932 A.D.... a group of knights in 14th century gear is stumbling around the country. Instead of horses, which they can't afford, their servants use coconut shells to simulate the appropriate medieval travelling sounds. It's King Arthur and his Knights of the Round Table - on a mission from God to search for the Holy Grail. Which is a bit silly, because God should really know where it is, right? But does he tell his faithful servants? No, he sends them on a wild goose chase instead. What a meany!
Monty Python & the Quest for the Holy Grail consists of various scenes from the movie. You'll visit the plague village, take part in the discussion about identifying witches, fight the Black Knight, enjoy the hospitality of Castle Anthrax and try to cross the Bridge of Death. On each of these screens, basic 'gameplay' consists of wildly clicking around on the backdrop, hoping some sort of useful (or at least silly) action will be triggered. 'Useful' ones might be finding an item. Mostly, it's just silly soundbits being played or heads popping up reciting pieces of dialogue from the movie ("She's got huuuuge.... tracts of land!").
Some screens also contain little puzzle or arcade challenges. For example, you can play Spank the Virgin, a Tetris variant with corpses (watch out for those who are not quite dead) or fight the Black Knight in Mortal Kombat style (or even fight as the Black Knight against Arthur in MechWarrior style).

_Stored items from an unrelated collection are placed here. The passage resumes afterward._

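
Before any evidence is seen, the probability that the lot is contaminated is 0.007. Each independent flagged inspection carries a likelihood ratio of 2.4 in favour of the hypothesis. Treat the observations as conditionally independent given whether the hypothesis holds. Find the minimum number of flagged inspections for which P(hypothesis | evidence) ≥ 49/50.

Prior odds = 0.007/0.993 = 7/993.
Likelihood ratio per flagged inspection = 2.4.
Target odds: 0.98 ÷ 0.02 = 49.
Need (7/993) × 2.4ⁿ ≥ 49, i.e. 2.4ⁿ ≥ 6951.
2.4¹⁰ ≈6340.34 falls short of 6951 but 2.4¹¹ ≈15216.8 reaches it, so n = 11.

11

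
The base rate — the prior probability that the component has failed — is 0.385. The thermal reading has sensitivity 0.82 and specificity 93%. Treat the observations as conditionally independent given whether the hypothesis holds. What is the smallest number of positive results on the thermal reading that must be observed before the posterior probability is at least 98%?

Prior odds = 0.385/0.615 = 77/123.
False-positive rate = 1 − 0.93 = 0.07; likelihood ratio of a positive = 0.82/0.07 = 82/7.
Target odds: 0.98 ÷ 0.02 = 49.
Need (77/123) × (82/7)ⁿ ≥ 49, i.e. (82/7)ⁿ ≥ 861/11.
(82/7)¹ = 82/7 falls short of 861/11 but (82/7)² = 6724/49 reaches it, so n = 2.

2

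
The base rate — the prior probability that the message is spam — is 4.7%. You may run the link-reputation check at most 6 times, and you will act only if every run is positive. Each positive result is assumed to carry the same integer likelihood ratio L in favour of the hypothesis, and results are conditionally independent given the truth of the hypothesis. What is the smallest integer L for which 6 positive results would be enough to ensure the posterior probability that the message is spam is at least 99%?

Prior odds = 0.047/0.953 = 47/953.
Target odds = 0.99/0.01 = 99.
Need L⁶ ≥ 99 ÷ (47/953) = 94347/47.
3⁶ = 729 < 94347/47 ≤ 4096 = 4⁶, so L = 4.

4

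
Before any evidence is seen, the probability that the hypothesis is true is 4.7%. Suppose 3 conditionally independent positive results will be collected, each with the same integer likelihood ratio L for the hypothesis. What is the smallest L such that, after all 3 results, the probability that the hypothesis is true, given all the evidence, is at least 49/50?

Prior odds = 0.047/0.953 = 47/953.
Target odds = 0.98/0.02 = 49.
Need L³ ≥ 49 ÷ (47/953) = 46697/47.
9³ = 729 < 46697/47 ≤ 1000 = 10³, so L = 10.

10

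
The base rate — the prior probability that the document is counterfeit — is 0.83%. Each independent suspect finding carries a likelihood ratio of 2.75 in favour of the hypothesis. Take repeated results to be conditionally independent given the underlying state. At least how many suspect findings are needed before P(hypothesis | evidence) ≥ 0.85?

7

Prior odds = 0.0083/0.9917 = 83/9917.
Likelihood ratio per suspect finding = 2.75.
Target odds: 0.85 ÷ 0.15 = 17/3.
Require 2.75ⁿ ≥ 17/3 ÷ (83/9917) = 168589/249.
2.75⁶ = 1771561/4096 falls short of 168589/249 but 2.75⁷ = 19487171/16384 reaches it, so n = 7.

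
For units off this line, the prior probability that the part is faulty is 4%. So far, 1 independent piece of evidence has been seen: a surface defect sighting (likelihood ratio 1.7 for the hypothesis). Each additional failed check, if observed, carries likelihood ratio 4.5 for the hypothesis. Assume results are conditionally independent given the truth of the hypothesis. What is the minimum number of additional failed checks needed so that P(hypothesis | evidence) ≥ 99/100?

5

Prior odds = 0.04/0.96 = 1/24.
Bayes factor of the evidence already in hand = 1.7.
Odds after that evidence = (1/24) × 1.7 = 17/240.
Target odds = 0.99/0.01 = 99.
Need 4.5ⁿ ≥ 99 ÷ (17/240) = 23760/17.
4.5⁴ = 410.0625 falls short of 23760/17 but 4.5⁵ = 1845.28125 reaches it, so n = 5.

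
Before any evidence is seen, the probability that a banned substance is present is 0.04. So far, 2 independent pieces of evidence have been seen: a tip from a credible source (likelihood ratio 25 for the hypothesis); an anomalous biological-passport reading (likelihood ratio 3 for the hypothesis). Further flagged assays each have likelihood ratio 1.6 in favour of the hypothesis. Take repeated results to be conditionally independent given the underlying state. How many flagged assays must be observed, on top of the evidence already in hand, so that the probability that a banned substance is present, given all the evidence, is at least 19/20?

Prior odds = 0.04/0.96 = 1/24.
Combined Bayes factor of the evidence already in hand = 25 × 3 = 75.
Odds after that evidence = (1/24) × 75 = 3.125.
Target odds = 0.95/0.05 = 19.
Need 1.6ⁿ ≥ 19 ÷ 3.125 = 6.08.
1.6³ = 4.096 falls short of 6.08 but 1.6⁴ = 6.5536 reaches it, so n = 4.

4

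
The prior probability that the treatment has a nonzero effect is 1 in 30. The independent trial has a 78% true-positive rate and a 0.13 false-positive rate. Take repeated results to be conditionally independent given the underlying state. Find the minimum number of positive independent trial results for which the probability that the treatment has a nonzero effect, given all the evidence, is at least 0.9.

4

Prior odds: (1/30) ÷ (29/30) = 1/29.
Likelihood ratio of a positive result = 0.78/0.13 = 6.
Target odds: 0.9 ÷ 0.1 = 9.
Need (1/29) × 6ⁿ ≥ 9, i.e. 6ⁿ ≥ 261.
6³ = 216 falls short of 261 but 6⁴ = 1296 reaches it, so n = 4.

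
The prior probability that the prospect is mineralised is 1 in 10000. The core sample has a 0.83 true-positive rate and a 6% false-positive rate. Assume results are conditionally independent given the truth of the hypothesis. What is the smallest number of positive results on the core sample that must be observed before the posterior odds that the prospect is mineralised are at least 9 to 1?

Prior odds = 0.0001/0.9999 = 1/9999.
Likelihood ratio of a positive result = 0.83/0.06 = 83/6.
Target odds = 9.
Require (83/6)ⁿ ≥ 9 ÷ (1/9999) = 89991.
(83/6)⁴ = 47458321/1296 falls short of 89991 but (83/6)⁵ ≈506564 reaches it, so n = 5.

5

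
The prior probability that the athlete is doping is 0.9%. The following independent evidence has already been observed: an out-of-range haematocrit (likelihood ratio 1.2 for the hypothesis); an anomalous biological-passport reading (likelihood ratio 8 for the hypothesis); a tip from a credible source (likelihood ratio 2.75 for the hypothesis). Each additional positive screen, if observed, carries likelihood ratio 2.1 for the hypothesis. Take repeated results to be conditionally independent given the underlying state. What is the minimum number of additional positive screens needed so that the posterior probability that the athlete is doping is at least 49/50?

Prior odds = 0.009/0.991 = 9/991.
Combined Bayes factor of the evidence already in hand = 1.2 × 8 × 2.75 = 26.4.
Odds after that evidence = (9/991) × 26.4 = 1188/4955.
Target odds = 0.98/0.02 = 49.
Need 2.1ⁿ ≥ 49 ÷ (1188/4955) = 242795/1188.
2.1⁷ ≈180.109 falls short of 242795/1188 but 2.1⁸ ≈378.229 reaches it, so n = 8.

8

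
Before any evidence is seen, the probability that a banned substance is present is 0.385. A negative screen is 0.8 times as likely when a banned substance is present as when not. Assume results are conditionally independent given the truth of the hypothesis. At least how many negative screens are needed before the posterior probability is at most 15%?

Prior odds = 0.385/0.615 = 77/123.
Likelihood ratio per negative screen = 0.8.
Target posterior odds = 0.15/0.85 = 3/17.
Require 0.8ⁿ ≤ 3/17 ÷ (77/123) = 369/1309.
0.8⁵ = 0.32768 is still above 369/1309 but 0.8⁶ = 4096/15625 is at or below it, so n = 6.

6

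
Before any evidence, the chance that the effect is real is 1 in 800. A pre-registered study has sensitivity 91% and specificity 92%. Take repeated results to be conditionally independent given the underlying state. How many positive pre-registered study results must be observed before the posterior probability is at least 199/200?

Prior odds: 0.00125 ÷ 0.99875 = 1/799.
False-positive rate = 1 − 0.92 = 0.08; likelihood ratio of a positive = 0.91/0.08 = 11.375.
Target odds: 0.995 ÷ 0.005 = 199.
Require 11.375ⁿ ≥ 199 ÷ (1/799) = 159001.
11.375⁴ = 68574961/4096 falls short of 159001 but 11.375⁵ ≈190439 reaches it, so n = 5.

5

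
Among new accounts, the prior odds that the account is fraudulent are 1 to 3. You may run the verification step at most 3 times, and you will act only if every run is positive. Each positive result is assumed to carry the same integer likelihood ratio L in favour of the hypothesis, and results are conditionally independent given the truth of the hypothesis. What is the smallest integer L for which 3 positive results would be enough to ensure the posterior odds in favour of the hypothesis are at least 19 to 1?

Prior odds = 1/3.
Target odds = 19.
Need L³ ≥ 19 ÷ (1/3) = 57.
3³ = 27 < 57 ≤ 64 = 4³, so L = 4.

4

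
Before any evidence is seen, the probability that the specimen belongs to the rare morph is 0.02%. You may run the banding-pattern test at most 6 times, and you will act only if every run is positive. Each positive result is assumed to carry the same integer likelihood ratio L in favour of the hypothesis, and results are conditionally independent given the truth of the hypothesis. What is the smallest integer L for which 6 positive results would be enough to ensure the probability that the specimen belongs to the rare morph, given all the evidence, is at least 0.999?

Prior odds = 0.0002/0.9998 = 1/4999.
Target odds = 0.999/0.001 = 999.
Need L⁶ ≥ 999 ÷ (1/4999) = 4994001.
13⁶ = 4826809 < 4994001 ≤ 7529536 = 14⁶, so L = 14.

14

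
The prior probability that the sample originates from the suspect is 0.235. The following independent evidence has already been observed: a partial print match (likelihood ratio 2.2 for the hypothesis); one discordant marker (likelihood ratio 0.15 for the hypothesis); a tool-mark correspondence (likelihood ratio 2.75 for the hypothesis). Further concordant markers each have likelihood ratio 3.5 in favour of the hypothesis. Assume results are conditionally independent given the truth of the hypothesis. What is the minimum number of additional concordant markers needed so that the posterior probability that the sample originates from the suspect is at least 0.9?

3

Prior odds = 0.235/0.765 = 47/153.
Combined Bayes factor of the evidence already in hand = 2.2 × 0.15 × 2.75 = 0.9075.
Odds after that evidence = (47/153) × 0.9075 = 5687/20400.
Target odds = 0.9/0.1 = 9.
Need 3.5ⁿ ≥ 9 ÷ (5687/20400) = 183600/5687.
3.5² = 12.25 falls short of 183600/5687 but 3.5³ = 42.875 reaches it, so n = 3.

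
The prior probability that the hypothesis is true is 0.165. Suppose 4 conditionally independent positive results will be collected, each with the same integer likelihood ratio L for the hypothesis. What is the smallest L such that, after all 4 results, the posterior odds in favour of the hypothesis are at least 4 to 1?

Prior odds = 0.165/0.835 = 33/167.
Target odds = 4.
Need L⁴ ≥ 4 ÷ (33/167) = 668/33.
2⁴ = 16 < 668/33 ≤ 81 = 3⁴, so L = 3.

3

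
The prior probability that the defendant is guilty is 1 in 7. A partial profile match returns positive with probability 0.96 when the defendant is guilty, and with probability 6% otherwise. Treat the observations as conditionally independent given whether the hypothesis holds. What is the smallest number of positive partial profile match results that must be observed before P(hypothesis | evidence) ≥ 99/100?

Prior odds: (1/7) ÷ (6/7) = 1/6.
Likelihood ratio of a positive result = 0.96/0.06 = 16.
Target posterior odds = 0.99/0.01 = 99.
Require 16ⁿ ≥ 99 ÷ (1/6) = 594.
16² = 256 falls short of 594 but 16³ = 4096 reaches it, so n = 3.

3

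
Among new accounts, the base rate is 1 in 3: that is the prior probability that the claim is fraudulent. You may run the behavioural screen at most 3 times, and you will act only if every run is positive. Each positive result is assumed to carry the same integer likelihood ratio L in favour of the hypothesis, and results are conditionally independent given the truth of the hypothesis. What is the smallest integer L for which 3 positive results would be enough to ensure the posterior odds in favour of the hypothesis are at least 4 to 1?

Prior odds = (1/3)/(2/3) = 0.5.
Target odds = 4.
Need L³ ≥ 4 ÷ 0.5 = 8.
1³ = 1 < 8 ≤ 8 = 2³, so L = 2.

2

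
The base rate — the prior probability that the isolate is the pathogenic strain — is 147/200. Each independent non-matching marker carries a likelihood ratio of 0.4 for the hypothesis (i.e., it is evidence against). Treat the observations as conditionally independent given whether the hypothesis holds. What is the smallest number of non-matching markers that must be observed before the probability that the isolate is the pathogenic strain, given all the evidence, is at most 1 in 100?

Prior odds: 0.735 ÷ 0.265 = 147/53.
Likelihood ratio per non-matching marker = 0.4.
Target odds: 0.01 ÷ 0.99 = 1/99.
Need (147/53) × 0.4ⁿ ≤ 1/99, i.e. 0.4ⁿ ≤ 53/14553.
0.4⁶ = 64/15625 is still above 53/14553 but 0.4⁷ = 128/78125 is at or below it, so n = 7.

7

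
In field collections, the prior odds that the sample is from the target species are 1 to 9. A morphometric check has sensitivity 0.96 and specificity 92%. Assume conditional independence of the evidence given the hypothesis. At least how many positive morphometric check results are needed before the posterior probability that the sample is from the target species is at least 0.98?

Prior odds = 1/9.
False-positive rate = 1 − 0.92 = 0.08; likelihood ratio of a positive = 0.96/0.08 = 12.
Target odds: 0.98 ÷ 0.02 = 49.
Require 12ⁿ ≥ 49 ÷ (1/9) = 441.
12² = 144 falls short of 441 but 12³ = 1728 reaches it, so n = 3.

3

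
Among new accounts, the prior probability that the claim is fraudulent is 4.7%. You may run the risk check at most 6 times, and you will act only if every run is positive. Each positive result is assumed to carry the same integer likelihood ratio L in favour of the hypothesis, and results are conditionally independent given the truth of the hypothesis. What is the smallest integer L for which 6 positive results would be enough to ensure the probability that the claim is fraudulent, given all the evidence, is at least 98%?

4

Prior odds = 0.047/0.953 = 47/953.
Target odds = 0.98/0.02 = 49.
Need L⁶ ≥ 49 ÷ (47/953) = 46697/47.
3⁶ = 729 < 46697/47 ≤ 4096 = 4⁶, so L = 4.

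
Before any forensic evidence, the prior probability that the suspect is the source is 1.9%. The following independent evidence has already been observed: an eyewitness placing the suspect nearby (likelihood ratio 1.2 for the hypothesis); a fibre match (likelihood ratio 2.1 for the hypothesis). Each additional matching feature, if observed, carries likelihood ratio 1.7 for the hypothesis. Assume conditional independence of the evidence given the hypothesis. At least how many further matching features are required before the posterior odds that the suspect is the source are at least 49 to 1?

Prior odds = 0.019/0.981 = 19/981.
Combined Bayes factor of the evidence already in hand = 1.2 × 2.1 = 2.52.
Odds after that evidence = (19/981) × 2.52 = 133/2725.
Target odds = 49.
Need 1.7ⁿ ≥ 49 ÷ (133/2725) = 19075/19.
1.7¹³ ≈990.458 falls short of 19075/19 but 1.7¹⁴ ≈1683.78 reaches it, so n = 14.

14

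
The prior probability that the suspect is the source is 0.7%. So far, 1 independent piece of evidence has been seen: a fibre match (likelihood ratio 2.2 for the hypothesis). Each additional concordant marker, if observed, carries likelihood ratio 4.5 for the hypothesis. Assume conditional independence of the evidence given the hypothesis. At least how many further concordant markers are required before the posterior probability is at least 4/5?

Prior odds = 0.007/0.993 = 7/993.
Bayes factor of the evidence already in hand = 2.2.
Odds after that evidence = (7/993) × 2.2 = 77/4965.
Target odds = 0.8/0.2 = 4.
Need 4.5ⁿ ≥ 4 ÷ (77/4965) = 19860/77.
4.5³ = 91.125 falls short of 19860/77 but 4.5⁴ = 410.0625 reaches it, so n = 4.

4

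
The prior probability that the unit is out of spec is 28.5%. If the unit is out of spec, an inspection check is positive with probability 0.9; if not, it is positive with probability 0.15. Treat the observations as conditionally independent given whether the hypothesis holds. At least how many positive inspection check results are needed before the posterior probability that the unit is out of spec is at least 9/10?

Prior odds: 0.285 ÷ 0.715 = 57/143.
Likelihood ratio of a positive = 0.9/0.15 = 6.
Target posterior odds = 0.9/0.1 = 9.
Require 6ⁿ ≥ 9 ÷ (57/143) = 429/19.
6¹ = 6 falls short of 429/19 but 6² = 36 reaches it, so n = 2.

2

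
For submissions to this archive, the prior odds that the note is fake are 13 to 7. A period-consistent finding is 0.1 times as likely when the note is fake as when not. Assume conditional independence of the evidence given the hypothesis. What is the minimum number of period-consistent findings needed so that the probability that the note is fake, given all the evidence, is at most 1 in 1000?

Prior odds = 13/7.
Likelihood ratio per period-consistent finding = 0.1.
Target posterior odds = 0.001/0.999 = 1/999.
Require 0.1ⁿ ≤ 1/999 ÷ (13/7) = 7/12987.
0.1³ = 0.001 is still above 7/12987 but 0.1⁴ = 0.0001 is at or below it, so n = 4.

4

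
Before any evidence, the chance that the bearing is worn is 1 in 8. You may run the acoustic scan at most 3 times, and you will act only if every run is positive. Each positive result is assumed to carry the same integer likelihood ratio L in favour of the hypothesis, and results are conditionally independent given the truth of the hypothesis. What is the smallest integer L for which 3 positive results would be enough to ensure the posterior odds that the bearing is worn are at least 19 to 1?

Prior odds = 0.125/0.875 = 1/7.
Target odds = 19.
Need L³ ≥ 19 ÷ (1/7) = 133.
5³ = 125 < 133 ≤ 216 = 6³, so L = 6.

6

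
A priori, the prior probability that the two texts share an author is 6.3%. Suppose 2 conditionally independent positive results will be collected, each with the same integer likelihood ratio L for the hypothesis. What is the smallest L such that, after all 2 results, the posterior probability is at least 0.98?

Prior odds = 0.063/0.937 = 63/937.
Target odds = 0.98/0.02 = 49.
Need L² ≥ 49 ÷ (63/937) = 6559/9.
26² = 676 < 6559/9 ≤ 729 = 27², so L = 27.

27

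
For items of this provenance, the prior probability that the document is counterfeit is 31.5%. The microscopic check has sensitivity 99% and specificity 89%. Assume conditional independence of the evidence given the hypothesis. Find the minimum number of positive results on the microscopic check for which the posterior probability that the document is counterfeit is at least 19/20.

2

Prior odds: 0.315 ÷ 0.685 = 63/137.
False-positive rate = 1 − 0.89 = 0.11; likelihood ratio of a positive = 0.99/0.11 = 9.
Target posterior odds = 0.95/0.05 = 19.
Need (63/137) × 9ⁿ ≥ 19, i.e. 9ⁿ ≥ 2603/63.
9¹ = 9 falls short of 2603/63 but 9² = 81 reaches it, so n = 2.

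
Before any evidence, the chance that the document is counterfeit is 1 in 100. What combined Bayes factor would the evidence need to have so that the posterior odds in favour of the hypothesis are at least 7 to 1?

Prior odds = 0.01/0.99 = 1/99.
Target odds = 7.
Required Bayes factor = 7 ÷ (1/99) = 693.

693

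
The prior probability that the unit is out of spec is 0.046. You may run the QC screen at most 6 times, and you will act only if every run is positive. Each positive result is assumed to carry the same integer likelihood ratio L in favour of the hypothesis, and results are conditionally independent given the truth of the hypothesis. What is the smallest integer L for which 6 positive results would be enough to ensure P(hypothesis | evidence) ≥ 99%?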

After you've visited all the locations and found all the necessary items, the second phase of the game begins. There, you visit all the locations again, this time using all the objects in the appropriate places. And then you'll find the Grail. Provided you've answered all the registration questions (just a few hundred). Alternatively, you can just select to win the game from the main menu.
Although Holy Grail isn't that different from its predecessor Waste of Time, the very basic gameplay elements are at least disguised in the form of an Adventure game this time. Strictly speaking, it's lacks many common genre features, though. Once again, 7th Level presents a funny mash-up of movie elements and a little bit of original contents (like they did with TV series elements in Waste of Time) which will not replace buying a DVD, but which is a great addition to everybody's Pythonic collection. On the other hand, it can hardly be called a true standalone product.